Saunders listened with great contentment to the ringing of the axes and the sharp clink of the drills. Men who labor strenuously from dawn to dark in the invigorating mountain air consume provisions freely, and, as the storekeeper was quite aware, those engaged on that lode would be compelled to purchase their pork and tea and flour from him.

“It was quite a smart idea to give Jim a commission on the sales, though I was kind of wondering if he’d have the sense to stay where he is and run the store,” he said. “If he hasn’t been fool enough to outfit the boys on credit he must have been raking in money.”

Then he took up the lump of stone the prospector handed him and knocked most of it to pieces with the hammer; after which he handed one or two of the fragments to Devine, who grinned more broadly.

“Since Weston wants more specimens I guess he’s got to have them,” he explained. “I don’t know any reason why we shouldn’t send him the best we can. This lot should assay out, anyway, several ounces to the ton.”

The prospector made a little grave sign of agreement, for this was a game to which he was more or less accustomed. Lode ore now and then is of somewhat uniform quality, but at times it varies in richness in a rather striking manner; and the storekeeper had spent six or seven hours picking out the most promising specimens. From these he had trimmed off every fragment in which, as far as he could discern, the precious metal was not present, with the result that any mineralogist to whom they might be handed could certify to the richness of the Grenfell Consolidated. Saunders was a business man, and quite aware that the vendor of any kind of goods, when asked for samples, does not, as a rule, submit indifferent ones.

“I guess,” he added, probably referring to prospective investors, “this lot ought to fetch them. You asked the boys to come along, Devine?”

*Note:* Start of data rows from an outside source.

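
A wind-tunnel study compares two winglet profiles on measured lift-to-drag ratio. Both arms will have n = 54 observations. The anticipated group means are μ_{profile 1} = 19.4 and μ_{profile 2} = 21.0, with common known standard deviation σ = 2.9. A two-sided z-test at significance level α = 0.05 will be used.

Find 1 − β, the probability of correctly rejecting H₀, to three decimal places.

Power ≈ 0.818

Standardized effect: d = |μ_{profile 1} − μ_{profile 2}| / σ = |19.4 − 21.0| / 2.9 = 0.5517
Noncentrality parameter: δ = d·√(n/2) = 0.5517 × √(54/2) = 2.8668
Critical value for a two-sided test at α = 0.05: z_{α/2} = 1.960.
Power = Φ(δ − 1.960) + Φ(−δ − 1.960) = Φ(0.907) + Φ(-4.827) = 0.8178 + 0.0000 = 0.8178.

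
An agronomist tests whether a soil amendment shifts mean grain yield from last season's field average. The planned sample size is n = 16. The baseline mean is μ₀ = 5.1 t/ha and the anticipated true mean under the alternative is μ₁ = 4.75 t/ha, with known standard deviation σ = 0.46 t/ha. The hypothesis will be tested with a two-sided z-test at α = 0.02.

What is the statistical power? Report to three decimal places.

Standardized effect: d = |μ₁ − μ₀| / σ = |4.75 − 5.1| / 0.46 = 0.7609
Noncentrality parameter: δ = d·√n = 0.7609 × √16 = 3.0435
Critical value for a two-sided test at α = 0.02: z_{α/2} = 2.326.
Power = Φ(δ − 2.326) + Φ(−δ − 2.326) = Φ(0.717) + Φ(-5.370) = 0.7634 + 0.0000 = 0.7634.

Power ≈ 0.763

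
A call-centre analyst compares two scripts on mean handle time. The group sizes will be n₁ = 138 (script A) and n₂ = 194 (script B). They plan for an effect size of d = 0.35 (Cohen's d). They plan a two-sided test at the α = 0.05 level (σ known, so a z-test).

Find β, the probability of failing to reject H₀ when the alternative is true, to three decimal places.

Noncentrality parameter: δ = d / √(1/n₁ + 1/n₂) = 0.35 / √(1/138 + 1/194) = 3.1430
Critical value for a two-sided test at α = 0.05: z_{α/2} = 1.960.
Power = Φ(δ − 1.960) + Φ(−δ − 1.960) = Φ(1.183) + Φ(-5.103) = 0.8816 + 0.0000 = 0.8816.
Type II error: β = 1 − power = 1 − 0.8816 = 0.1184.

β ≈ 0.118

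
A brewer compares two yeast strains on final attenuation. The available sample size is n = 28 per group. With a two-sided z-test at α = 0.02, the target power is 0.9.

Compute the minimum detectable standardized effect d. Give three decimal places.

d ≈ 0.964

Required noncentrality: δ = z_{0.01} + z_{0.10} = 2.326 + 1.282 = 3.608.
(The second rejection-region term Φ(−δ − z_{α/2}) is negligible and dropped.)
δ = d·√(n/2) ⇒ d = δ/√(n/2) = 3.608/√(28/2) = 0.9643.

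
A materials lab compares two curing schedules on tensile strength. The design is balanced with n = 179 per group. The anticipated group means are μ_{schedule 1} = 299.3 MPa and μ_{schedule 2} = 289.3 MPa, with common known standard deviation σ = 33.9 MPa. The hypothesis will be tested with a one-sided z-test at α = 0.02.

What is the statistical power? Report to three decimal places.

Power ≈ 0.769

Standardized effect: d = |μ_{schedule 1} − μ_{schedule 2}| / σ = |299.3 − 289.3| / 33.9 = 0.2950
Noncentrality parameter: δ = d·√(n/2) = 0.2950 × √(179/2) = 2.7907
One-sided α = 0.02 → critical value z_{0.02} = 2.054.
Power = Φ(δ − 2.054) = Φ(0.737) = 0.7694.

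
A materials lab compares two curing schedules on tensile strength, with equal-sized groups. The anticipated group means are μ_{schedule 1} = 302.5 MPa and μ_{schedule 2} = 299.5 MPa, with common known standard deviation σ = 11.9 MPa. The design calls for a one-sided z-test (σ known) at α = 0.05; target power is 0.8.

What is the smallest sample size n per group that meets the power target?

n = 195 per group

Standardized effect: d = |μ_{schedule 1} − μ_{schedule 2}| / σ = |302.5 − 299.5| / 11.9 = 0.2521
Set Φ(δ − 1.645) = 0.8; then δ − 1.645 = Φ⁻¹(0.8) = 0.842, giving δ = 2.486.
δ = d·√(n/2) ⇒ n = 2(δ/d)² = 2 × (2.486 / 0.2521)² = 194.56.
Rounding up, n = 195 per group.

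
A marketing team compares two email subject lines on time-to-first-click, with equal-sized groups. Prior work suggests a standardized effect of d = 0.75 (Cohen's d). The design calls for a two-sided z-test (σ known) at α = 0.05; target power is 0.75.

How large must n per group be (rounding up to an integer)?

Set Φ(δ − 1.960) = 0.75; then δ − 1.960 = Φ⁻¹(0.75) = 0.674, giving δ = 2.634.
(For δ > 0 the lower-tail rejection region contributes negligibly to power, so the one-term inversion is standard.)
δ = d·√(n/2) ⇒ n = 2(δ/d)² = 2 × (2.634 / 0.75)² = 24.68.
Round up to the next whole unit.

n = 25 per group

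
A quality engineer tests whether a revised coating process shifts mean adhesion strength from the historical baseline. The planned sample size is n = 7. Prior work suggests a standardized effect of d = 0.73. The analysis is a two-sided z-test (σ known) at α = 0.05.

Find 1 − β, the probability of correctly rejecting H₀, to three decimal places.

Noncentrality parameter: δ = d·√n = 0.73 × √7 = 1.9314
Two-sided α = 0.05 → critical value z_{0.025} = 1.960.
Power = Φ(δ − 1.960) + Φ(−δ − 1.960) = Φ(-0.029) + Φ(-3.891) = 0.4886 + 0.0000 = 0.4887.

Power ≈ 0.489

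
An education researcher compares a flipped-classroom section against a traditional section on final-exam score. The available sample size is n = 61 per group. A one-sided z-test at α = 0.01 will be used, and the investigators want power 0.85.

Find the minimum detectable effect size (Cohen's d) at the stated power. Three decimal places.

d ≈ 0.609

Need Φ(δ − 2.326) = 0.85, so δ = 2.326 + 1.036 = 3.363.
δ = d·√(n/2) ⇒ d = δ/√(n/2) = 3.363/√(61/2) = 0.6089.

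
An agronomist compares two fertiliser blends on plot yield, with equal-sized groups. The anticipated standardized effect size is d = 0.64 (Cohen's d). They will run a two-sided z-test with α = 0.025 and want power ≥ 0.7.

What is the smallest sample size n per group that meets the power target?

For power 0.7 need Φ(δ − z_{0.0125}) = 0.7, so δ = z_{0.0125} + z_{0.30} = 2.241 + 0.524 = 2.766.
(Ignoring the negligible lower-tail rejection probability gives the usual closed-form inversion.)
δ = d·√(n/2) ⇒ n = 2(δ/d)² = 2 × (2.766 / 0.64)² = 37.35.
Rounding up, n = 38 per group.

n = 38 per group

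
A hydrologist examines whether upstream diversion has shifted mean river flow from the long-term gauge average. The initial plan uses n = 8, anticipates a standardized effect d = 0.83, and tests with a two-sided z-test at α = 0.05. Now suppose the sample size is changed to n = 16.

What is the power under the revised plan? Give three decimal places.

Power ≈ 0.913

With n = 16: δ = d·√n = 0.83 × √16 = 3.3200. Critical value z_{0.025} = 1.960.
Revised power = Φ(δ − 1.960) + Φ(−δ − 1.960) = Φ(1.360) + Φ(-5.280) = 0.9131 + 0.0000 = 0.9131.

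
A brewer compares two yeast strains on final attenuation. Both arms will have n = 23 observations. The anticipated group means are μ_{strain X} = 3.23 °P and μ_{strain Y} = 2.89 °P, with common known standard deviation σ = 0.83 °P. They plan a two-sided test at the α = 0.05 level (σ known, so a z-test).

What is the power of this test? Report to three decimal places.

Standardized effect: d = |μ_{strain X} − μ_{strain Y}| / σ = |3.23 − 2.89| / 0.83 = 0.4096
Noncentrality parameter: δ = d·√(n/2) = 0.4096 × √(23/2) = 1.3892
Critical value for a two-sided test at α = 0.05: z_{α/2} = 1.960.
Power = Φ(δ − 1.960) + Φ(−δ − 1.960) = Φ(-0.571) + Φ(-3.349) = 0.2841 + 0.0004 = 0.2845.

Power ≈ 0.284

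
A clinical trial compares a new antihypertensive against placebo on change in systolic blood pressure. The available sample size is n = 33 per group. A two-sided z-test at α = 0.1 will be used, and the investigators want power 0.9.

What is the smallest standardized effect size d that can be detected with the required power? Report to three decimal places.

d ≈ 0.720

Required noncentrality: δ = z_{0.05} + z_{0.10} = 1.645 + 1.282 = 2.926.
(The second rejection-region term Φ(−δ − z_{α/2}) is negligible and dropped.)
δ = d·√(n/2) ⇒ d = δ/√(n/2) = 2.926/√(33/2) = 0.7204.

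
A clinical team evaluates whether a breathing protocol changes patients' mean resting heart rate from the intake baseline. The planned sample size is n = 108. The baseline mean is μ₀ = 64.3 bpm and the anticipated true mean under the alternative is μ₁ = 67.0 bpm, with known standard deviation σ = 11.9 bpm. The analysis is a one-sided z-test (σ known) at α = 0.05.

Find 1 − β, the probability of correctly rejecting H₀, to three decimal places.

Standardized effect: d = |μ₁ − μ₀| / σ = |67.0 − 64.3| / 11.9 = 0.2269
Noncentrality parameter: δ = d·√n = 0.2269 × √108 = 2.3579
One-sided α = 0.05 → critical value z_{0.05} = 1.645.
Power = Φ(δ − 1.645) = Φ(0.713) = 0.7621.

Power ≈ 0.762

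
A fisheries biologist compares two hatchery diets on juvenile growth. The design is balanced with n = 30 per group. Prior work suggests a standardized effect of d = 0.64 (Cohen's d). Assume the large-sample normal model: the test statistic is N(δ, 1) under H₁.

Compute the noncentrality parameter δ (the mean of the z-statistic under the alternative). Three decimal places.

δ ≈ 2.479

δ = d·√(n/2) = 0.64 × √(30/2) = 2.4787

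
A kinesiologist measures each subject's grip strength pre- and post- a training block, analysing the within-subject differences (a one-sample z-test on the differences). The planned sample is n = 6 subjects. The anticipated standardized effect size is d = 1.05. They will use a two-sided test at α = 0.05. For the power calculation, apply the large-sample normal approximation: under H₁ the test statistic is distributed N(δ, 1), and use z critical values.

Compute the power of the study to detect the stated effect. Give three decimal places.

Noncentrality parameter: δ = d·√n = 1.05 × √6 = 2.5720
Critical value for a two-sided test at α = 0.05: z_{α/2} = 1.960.
Power = Φ(δ − 1.960) + Φ(−δ − 1.960) = Φ(0.612) + Φ(-4.532) = 0.7297 + 0.0000 = 0.7297.

Power ≈ 0.730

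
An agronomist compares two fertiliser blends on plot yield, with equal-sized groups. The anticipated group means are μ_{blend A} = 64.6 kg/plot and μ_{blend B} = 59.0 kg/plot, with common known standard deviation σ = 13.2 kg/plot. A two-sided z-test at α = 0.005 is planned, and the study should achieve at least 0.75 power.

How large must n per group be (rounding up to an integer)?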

Devine said he had done so, and in a few more minutes several little groups of men, in dilapidated long boots and somewhat ragged duck, who had ceased work for their mid-day meal, gathered round the fir. They waited mildly curious when Saunders rose and made a sign that he required their attention, which they were perhaps the more willing to give because they were all his customers, and bills are apt to run up in a bush ranching community.

“Boys,” said Saunders, “I want to point out that instead of owning gold-mines most of you would now be shoveling on the railroads or humping fir trees at the sawmills, if it hadn’t been for me.”

Some of them laughed, and some of them admitted that there was a certain truth in this, for the bush rancher who buys uncleared land usually spends several years in very strenuous labor before it produces enough for him to live on, and in the meanwhile he must either go away and endeavor to earn a few dollars every now and then or else fall into the hands of the nearest storekeeper.